Thanks to the Center for Humanities, the Rubin and Gloria Feldman Family Education Institute, and the WashU & Slavery Project for support of this immersive experience. We also thank all of the people behind the organizations and initiatives we were able to engage, including: The John Hope Franklin Center for Reconciliation, Greenwood Cultural Center, Cherokee National History Museum, Greenwood Rising, Historical Trauma & Transformation at University of Tulsa, the Sherwin Miller Museum of Jewish Art, the Center for Public Secrets, and the Helmerich Center for American Research at Gilcrease Museum.
After visiting John Hope Franklin Reconciliation Park we walked through historic Greenwood, eventually arriving at Greenwood Cultural Center, one of the earliest interpretive spaces focusing on the 1921 massacre. Inside the Greenwood Cultural Center, newspaper clippings and photographs from the time of the massacre, detailed the events of the day along with a documentary that played on a continuous loop in the lobby. Other clippings told the story of rebuilding Greenwood and efforts at reconciliation over the subsequent decades, including financial claims made by Greenwood residents regarding the value of their obliterated property. A separate room displayed names, faces, and stories of survivors. After the Center closed, we sat outside on the grass wondering whether the focus of the day’s memorials on the destruction of property and the deaths of talented Black professionals created or reinforced the idea of a ‘worthy victim.’ Is there too much of a capitalist framework applied to the memory of the Greenwood community, so often remembered as Black Wall Street? Or is such remembrance more a way of emphasizing what Black communities in America—so often prohibited by white America from prospering in the way that white communities had within the capitalist framework—can achieve?
We also brought up questions about how ordinary Tulsans—not tourists like ourselves—interacted with the sites of memory we saw today. What do they know of the history? How have they experienced change in the community of Greenwood, especially in recent years as more attention has been given to the 1921 massacre?
It should maybe come as no surprise that our first visits to sites for public memory and reconciliation in Tulsa resulted in more questions than answers; after all, the processes that led to the realization of today’s sites were neither short nor easy, and even less so clearly defined. We started with John Hope Franklin Reconciliation Park on North Detroit Street in the Greenwood District.
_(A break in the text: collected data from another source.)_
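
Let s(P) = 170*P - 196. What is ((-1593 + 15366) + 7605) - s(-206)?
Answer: 56594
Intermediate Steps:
s(P) = -196 + 170*P
((-1593 + 15366) + 7605) - s(-206) = ((-1593 + 15366) + 7605) - (-196 + 170*(-206)) = (13773 + 7605) - (-196 - 35020) = 21378 - 1*(-35216) = 21378 + 35216 = 56594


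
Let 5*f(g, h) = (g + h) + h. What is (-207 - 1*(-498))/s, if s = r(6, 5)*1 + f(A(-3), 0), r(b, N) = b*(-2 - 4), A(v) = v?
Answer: -485/61 ≈ -7.9508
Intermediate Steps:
r(b, N) = -6*b (r(b, N) = b*(-6) = -6*b)
f(g, h) = g/5 + 2*h/5 (f(g, h) = ((g + h) + h)/5 = (g + 2*h)/5 = g/5 + 2*h/5)
s = -183/5 (s = -6*6*1 + ((1/5)*(-3) + (2/5)*0) = -36*1 + (-3/5 + 0) = -36 - 3/5 = -183/5 ≈ -36.600)
(-207 - 1*(-498))/s = (-207 - 1*(-498))/(-183/5) = (-207 + 498)*(-5/183) = 291*(-5/183) = -485/61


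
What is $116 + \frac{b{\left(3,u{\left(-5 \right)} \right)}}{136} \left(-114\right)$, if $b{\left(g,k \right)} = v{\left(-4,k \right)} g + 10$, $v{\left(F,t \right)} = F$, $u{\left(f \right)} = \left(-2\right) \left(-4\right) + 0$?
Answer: $\frac{4001}{34} \approx 117.68$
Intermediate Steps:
$u{\left(f \right)} = 8$ ($u{\left(f \right)} = 8 + 0 = 8$)
$b{\left(g,k \right)} = 10 - 4 g$ ($b{\left(g,k \right)} = - 4 g + 10 = 10 - 4 g$)
$116 + \frac{b{\left(3,u{\left(-5 \right)} \right)}}{136} \left(-114\right) = 116 + \frac{10 - 12}{136} \left(-114\right) = 116 + \left(10 - 12\right) \frac{1}{136} \left(-114\right) = 116 + \left(-2\right) \frac{1}{136} \left(-114\right) = 116 - - \frac{57}{34} = 116 + \frac{57}{34} = \frac{4001}{34}$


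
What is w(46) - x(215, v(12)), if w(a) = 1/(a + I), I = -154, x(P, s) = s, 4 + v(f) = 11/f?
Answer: 83/27 ≈ 3.0741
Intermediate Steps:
v(f) = -4 + 11/f
w(a) = 1/(-154 + a) (w(a) = 1/(a - 154) = 1/(-154 + a))
w(46) - x(215, v(12)) = 1/(-154 + 46) - (-4 + 11/12) = 1/(-108) - (-4 + 11*(1/12)) = -1/108 - (-4 + 11/12) = -1/108 - 1*(-37/12) = -1/108 + 37/12 = 83/27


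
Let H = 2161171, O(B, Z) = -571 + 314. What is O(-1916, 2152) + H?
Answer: 2160914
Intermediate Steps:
O(B, Z) = -257
O(-1916, 2152) + H = -257 + 2161171 = 2160914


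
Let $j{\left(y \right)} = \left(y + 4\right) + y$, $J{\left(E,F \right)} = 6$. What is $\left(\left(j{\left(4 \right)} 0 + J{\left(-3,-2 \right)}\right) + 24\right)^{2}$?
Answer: $900$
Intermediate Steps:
$j{\left(y \right)} = 4 + 2 y$ ($j{\left(y \right)} = \left(4 + y\right) + y = 4 + 2 y$)
$\left(\left(j{\left(4 \right)} 0 + J{\left(-3,-2 \right)}\right) + 24\right)^{2} = \left(\left(\left(4 + 2 \cdot 4\right) 0 + 6\right) + 24\right)^{2} = \left(\left(\left(4 + 8\right) 0 + 6\right) + 24\right)^{2} = \left(\left(12 \cdot 0 + 6\right) + 24\right)^{2} = \left(\left(0 + 6\right) + 24\right)^{2} = \left(6 + 24\right)^{2} = 30^{2} = 900$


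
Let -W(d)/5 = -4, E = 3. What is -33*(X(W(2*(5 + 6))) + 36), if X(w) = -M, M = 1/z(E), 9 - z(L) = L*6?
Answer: -3575/3 ≈ -1191.7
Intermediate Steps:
z(L) = 9 - 6*L (z(L) = 9 - L*6 = 9 - 6*L)
W(d) = 20 (W(d) = -5*(-4) = 20)
M = -1/9 (M = 1/(9 - 6*3) = 1/(9 - 18) = 1/(-9) = -1/9 ≈ -0.11111)
X(w) = 1/9 (X(w) = -1*(-1/9) = 1/9)
-33*(X(W(2*(5 + 6))) + 36) = -33*(1/9 + 36) = -33*325/9 = -3575/3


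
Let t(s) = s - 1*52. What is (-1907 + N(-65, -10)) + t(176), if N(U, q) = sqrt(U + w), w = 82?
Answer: -1783 + sqrt(17) ≈ -1778.9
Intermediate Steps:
N(U, q) = sqrt(82 + U) (N(U, q) = sqrt(U + 82) = sqrt(82 + U))
t(s) = -52 + s (t(s) = s - 52 = -52 + s)
(-1907 + N(-65, -10)) + t(176) = (-1907 + sqrt(82 - 65)) + (-52 + 176) = (-1907 + sqrt(17)) + 124 = -1783 + sqrt(17)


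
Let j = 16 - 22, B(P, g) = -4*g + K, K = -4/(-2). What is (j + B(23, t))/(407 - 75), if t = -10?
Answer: 9/83 ≈ 0.10843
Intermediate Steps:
K = 2 (K = -4*(-1/2) = 2)
B(P, g) = 2 - 4*g (B(P, g) = -4*g + 2 = 2 - 4*g)
j = -6
(j + B(23, t))/(407 - 75) = (-6 + (2 - 4*(-10)))/(407 - 75) = (-6 + (2 + 40))/332 = (-6 + 42)*(1/332) = 36*(1/332) = 9/83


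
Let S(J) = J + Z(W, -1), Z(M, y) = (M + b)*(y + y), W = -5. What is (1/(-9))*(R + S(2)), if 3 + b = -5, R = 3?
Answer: -31/9 ≈ -3.4444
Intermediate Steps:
b = -8 (b = -3 - 5 = -8)
Z(M, y) = 2*y*(-8 + M) (Z(M, y) = (M - 8)*(y + y) = (-8 + M)*(2*y) = 2*y*(-8 + M))
S(J) = 26 + J (S(J) = J + 2*(-1)*(-8 - 5) = J + 2*(-1)*(-13) = J + 26 = 26 + J)
(1/(-9))*(R + S(2)) = (1/(-9))*(3 + (26 + 2)) = (1*(-⅑))*(3 + 28) = -⅑*31 = -31/9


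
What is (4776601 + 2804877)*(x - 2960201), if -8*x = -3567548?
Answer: -19061787922585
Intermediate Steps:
x = 891887/2 (x = -⅛*(-3567548) = 891887/2 ≈ 4.4594e+5)
(4776601 + 2804877)*(x - 2960201) = (4776601 + 2804877)*(891887/2 - 2960201) = 7581478*(-5028515/2) = -19061787922585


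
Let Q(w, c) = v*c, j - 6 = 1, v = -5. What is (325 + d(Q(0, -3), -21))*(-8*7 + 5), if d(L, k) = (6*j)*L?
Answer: -48705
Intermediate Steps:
j = 7 (j = 6 + 1 = 7)
Q(w, c) = -5*c
d(L, k) = 42*L (d(L, k) = (6*7)*L = 42*L)
(325 + d(Q(0, -3), -21))*(-8*7 + 5) = (325 + 42*(-5*(-3)))*(-8*7 + 5) = (325 + 42*15)*(-56 + 5) = (325 + 630)*(-51) = 955*(-51) = -48705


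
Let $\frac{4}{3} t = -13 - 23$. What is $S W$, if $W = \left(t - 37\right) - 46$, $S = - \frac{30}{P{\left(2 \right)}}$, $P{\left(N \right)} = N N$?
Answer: $825$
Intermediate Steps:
$t = -27$ ($t = \frac{3 \left(-13 - 23\right)}{4} = \frac{3}{4} \left(-36\right) = -27$)
$P{\left(N \right)} = N^{2}$
$S = - \frac{15}{2}$ ($S = - \frac{30}{2^{2}} = - \frac{30}{4} = \left(-30\right) \frac{1}{4} = - \frac{15}{2} \approx -7.5$)
$W = -110$ ($W = \left(-27 - 37\right) - 46 = -64 - 46 = -110$)
$S W = \left(- \frac{15}{2}\right) \left(-110\right) = 825$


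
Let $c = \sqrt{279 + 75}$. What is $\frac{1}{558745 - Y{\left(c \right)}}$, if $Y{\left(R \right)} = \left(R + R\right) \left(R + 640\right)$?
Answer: $\frac{558037}{310825299769} + \frac{1280 \sqrt{354}}{310825299769} \approx 1.8728 \cdot 10^{-6}$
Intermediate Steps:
$c = \sqrt{354} \approx 18.815$
$Y{\left(R \right)} = 2 R \left(640 + R\right)$
$\frac{1}{558745 - Y{\left(c \right)}} = \frac{1}{558745 - 2 \sqrt{354} \left(640 + \sqrt{354}\right)}$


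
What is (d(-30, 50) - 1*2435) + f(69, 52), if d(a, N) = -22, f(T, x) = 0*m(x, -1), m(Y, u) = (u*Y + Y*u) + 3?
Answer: -2457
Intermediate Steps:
m(Y, u) = 3 + 2*Y*u (m(Y, u) = (Y*u + Y*u) + 3 = 2*Y*u + 3 = 3 + 2*Y*u)
f(T, x) = 0 (f(T, x) = 0*(3 + 2*x*(-1)) = 0*(3 - 2*x) = 0)
(d(-30, 50) - 1*2435) + f(69, 52) = (-22 - 1*2435) + 0 = (-22 - 2435) + 0 = -2457 + 0 = -2457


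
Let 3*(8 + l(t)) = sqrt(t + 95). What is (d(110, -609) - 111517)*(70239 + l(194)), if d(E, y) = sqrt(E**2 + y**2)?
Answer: -23497747070/3 + 210710*sqrt(382981)/3 ≈ -7.7891e+9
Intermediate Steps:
l(t) = -8 + sqrt(95 + t)/3 (l(t) = -8 + sqrt(t + 95)/3 = -8 + sqrt(95 + t)/3)
(d(110, -609) - 111517)*(70239 + l(194)) = (sqrt(110**2 + (-609)**2) - 111517)*(70239 + (-8 + sqrt(95 + 194)/3)) = (sqrt(12100 + 370881) - 111517)*(70239 + (-8 + sqrt(289)/3)) = (sqrt(382981) - 111517)*(70239 + (-8 + (1/3)*17)) = (-111517 + sqrt(382981))*(70239 + (-8 + 17/3)) = (-111517 + sqrt(382981))*(70239 - 7/3) = (-111517 + sqrt(382981))*(210710/3) = -23497747070/3 + 210710*sqrt(382981)/3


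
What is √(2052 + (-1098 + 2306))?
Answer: 2*√815 ≈ 57.096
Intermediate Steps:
√(2052 + (-1098 + 2306)) = √(2052 + 1208) = √3260 = 2*√815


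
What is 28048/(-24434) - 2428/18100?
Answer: -70874319/55281925 ≈ -1.2821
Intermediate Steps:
28048/(-24434) - 2428/18100 = 28048*(-1/24434) - 2428*1/18100 = -14024/12217 - 607/4525 = -70874319/55281925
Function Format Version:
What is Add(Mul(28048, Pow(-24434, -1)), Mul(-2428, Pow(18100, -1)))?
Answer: Rational(-70874319, 55281925) ≈ -1.2821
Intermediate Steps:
Add(Mul(28048, Pow(-24434, -1)), Mul(-2428, Pow(18100, -1))) = Add(Mul(28048, Rational(-1, 24434)), Mul(-2428, Rational(1, 18100))) = Add(Rational(-14024, 12217), Rational(-607, 4525)) = Rational(-70874319, 55281925)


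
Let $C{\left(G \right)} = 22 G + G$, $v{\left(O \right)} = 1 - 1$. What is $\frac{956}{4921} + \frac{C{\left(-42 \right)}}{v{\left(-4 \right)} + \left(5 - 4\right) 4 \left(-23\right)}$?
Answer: $\frac{105253}{9842} \approx 10.694$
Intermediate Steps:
$v{\left(O \right)} = 0$ ($v{\left(O \right)} = 1 - 1 = 0$)
$C{\left(G \right)} = 23 G$
$\frac{956}{4921} + \frac{C{\left(-42 \right)}}{v{\left(-4 \right)} + \left(5 - 4\right) 4 \left(-23\right)} = \frac{956}{4921} + \frac{23 \left(-42\right)}{0 + \left(5 - 4\right) 4 \left(-23\right)} = 956 \cdot \frac{1}{4921} - \frac{966}{0 + 1 \cdot 4 \left(-23\right)} = \frac{956}{4921} - \frac{966}{0 + 4 \left(-23\right)} = \frac{956}{4921} - \frac{966}{0 - 92} = \frac{956}{4921} - \frac{966}{-92} = \frac{956}{4921} - - \frac{21}{2} = \frac{956}{4921} + \frac{21}{2} = \frac{105253}{9842}$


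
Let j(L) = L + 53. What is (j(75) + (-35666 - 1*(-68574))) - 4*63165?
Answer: -219624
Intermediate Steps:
j(L) = 53 + L
(j(75) + (-35666 - 1*(-68574))) - 4*63165 = ((53 + 75) + (-35666 - 1*(-68574))) - 4*63165 = (128 + (-35666 + 68574)) - 252660 = (128 + 32908) - 252660 = 33036 - 252660 = -219624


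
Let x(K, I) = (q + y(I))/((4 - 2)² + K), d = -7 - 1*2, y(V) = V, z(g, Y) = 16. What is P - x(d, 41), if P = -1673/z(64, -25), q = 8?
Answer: -7581/80 ≈ -94.762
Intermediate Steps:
d = -9 (d = -7 - 2 = -9)
P = -1673/16 ≈ -104.56
x(K, I) = (8 + I)/(4 + K) (x(K, I) = (8 + I)/((4 - 2)² + K) = (8 + I)/(2² + K) = (8 + I)/(4 + K))
P - x(d, 41) = -1673/16 - (8 + 41)/(4 - 9) = -1673/16 - 49/(-5) = -1673/16 - (-1)*49/5 = -1673/16 - 1*(-49/5) = -1673/16 + 49/5 = -7581/80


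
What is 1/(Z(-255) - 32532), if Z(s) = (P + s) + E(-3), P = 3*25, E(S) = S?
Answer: -1/32715 ≈ -3.0567e-5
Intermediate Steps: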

Greenwood is the site of what was known as Black Wall Street prior to its near-total destruction at the hands of white Tulsans in 1921 in what may best be described as—some of our discussions centered around the use of this word and its applicability to the Tulsa massacre—a pogrom. Reconciliation Park’s memorials raised questions about how we think about ‘victory’ after tragedy and what effect a linear telling of history has on our memories of past events. We wondered about whether there was real hope for a better future displayed at Reconciliation Park, or if there was a sort of resignation to constant struggle towards a future that will never come. The theme of vague, undefined victory continued at the recently-completed Black Wall Street mural painted on the side of an I-44 overpass next to the Greenwood Cultural Center. An acrostic inscription to the left of the artwork ended on “T is for transformation, always possible when we keep our eyes on the prize.” What is the prize? What is victory following the systematic razing of an entire community?